Now thus to accommodate and reconcile poetry to the doctrines of philosophy strips it of its fabulous and personated parts, and makes those things which it delivers usefully to acquire also the reputation of gravity; and over and above, it inclines the soul of a young man to receive the impressions of philosophical precepts. For he will hereby be enabled to come to them not altogether destitute of some sort of relish of them, not as to things that he has heard nothing of before, nor with an head confusedly full of the false notions which he hath sucked in from the daily tattle of his mother and nurse,—yea, sometimes too of his father and pedant,—who have been wont to speak of rich men as the happy men and mention them always with honor, and to express themselves concerning death and pain with horror, and to look on virtue without riches and glory as a thing of nought and not to be desired. Whence it comes to pass, that when such youths first do hear things of a quite contrary nature from philosophers, they are surprised with a kind of amazement, trouble, and stupid astonishment, which makes them afraid to entertain or endure them, except they be dealt with as those who come out of very great darkness into the light of the bright sun, that is, be first accustomed for a while to behold those doctrines in fabulous authors, as in a kind of false light, which hath but a moderate brightness and is easy to be looked on and borne without disturbance to the weak sight.
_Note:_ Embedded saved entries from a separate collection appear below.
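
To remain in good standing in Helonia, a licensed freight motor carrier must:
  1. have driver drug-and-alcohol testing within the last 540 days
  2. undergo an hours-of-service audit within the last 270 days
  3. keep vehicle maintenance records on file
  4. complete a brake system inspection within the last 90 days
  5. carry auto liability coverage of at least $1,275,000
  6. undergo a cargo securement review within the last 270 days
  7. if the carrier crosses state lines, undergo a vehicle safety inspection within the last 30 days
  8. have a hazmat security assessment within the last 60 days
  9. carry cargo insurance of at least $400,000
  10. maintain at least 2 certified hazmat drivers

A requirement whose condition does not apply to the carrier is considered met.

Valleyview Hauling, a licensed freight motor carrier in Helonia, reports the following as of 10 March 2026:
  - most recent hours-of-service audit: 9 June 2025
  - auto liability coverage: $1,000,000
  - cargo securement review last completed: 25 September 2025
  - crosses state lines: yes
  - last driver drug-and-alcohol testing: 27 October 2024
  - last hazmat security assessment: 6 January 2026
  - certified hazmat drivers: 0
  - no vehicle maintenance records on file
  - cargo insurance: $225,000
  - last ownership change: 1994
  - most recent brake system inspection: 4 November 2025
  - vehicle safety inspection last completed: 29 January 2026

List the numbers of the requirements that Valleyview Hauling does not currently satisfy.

1. driver drug-and-alcohol testing 499 days ago vs limit 540 → met
2. hours-of-service audit 274 days ago vs limit 270 → not met
3. vehicle maintenance records absent → not met
4. brake system inspection 126 days ago vs limit 90 → not met
5. auto liability coverage $1,000,000 < $1,275,000 → not met
6. cargo securement review 166 days ago vs limit 270 → met
7. condition 'crosses state lines' holds; vehicle safety inspection 40 days ago vs limit 30 → not met
8. hazmat security assessment 63 days ago vs limit 60 → not met
9. cargo insurance $225,000 < $400,000 → not met
10. certified hazmat drivers 0 < 2 → not met
Not met: 2, 3, 4, 5, 7, 8, 9, 10

2, 3, 4, 5, 7, 8, 9, 10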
For having before heard or read from poets such things as these are,—

Mourn one's birth, as the entrance of all ills;
But joy at death, as that which finishes misery;
Of worldly things a mortal needs but two;
A drink of water and the gift of Ceres:
O tyranny, to barbarous nations dear!
This in all human happiness is chief,
To know as little as we can of grief;

they are the less disturbed and offended when they hear from philosophers that no man ought to be overconcerned about death; that riches are limited to the necessities of nature; that the happiness of man's life doth not consist in the abundance of wealth or vastness of employments or height of authority and power, but in freedom from sorrow, in moderation of passions, and in such a temper of mind as measures all things by the use of Nature.

Wherefore, upon all these accounts, as well as for all the reasons before mentioned, youth stands in need of good government to manage it in the reading of poetry, that being free from all prejudicate opinions, and rather instructed beforehand in conformity thereunto, it may with more calmness, friendliness, and familiarity pass from thence to the study of philosophy.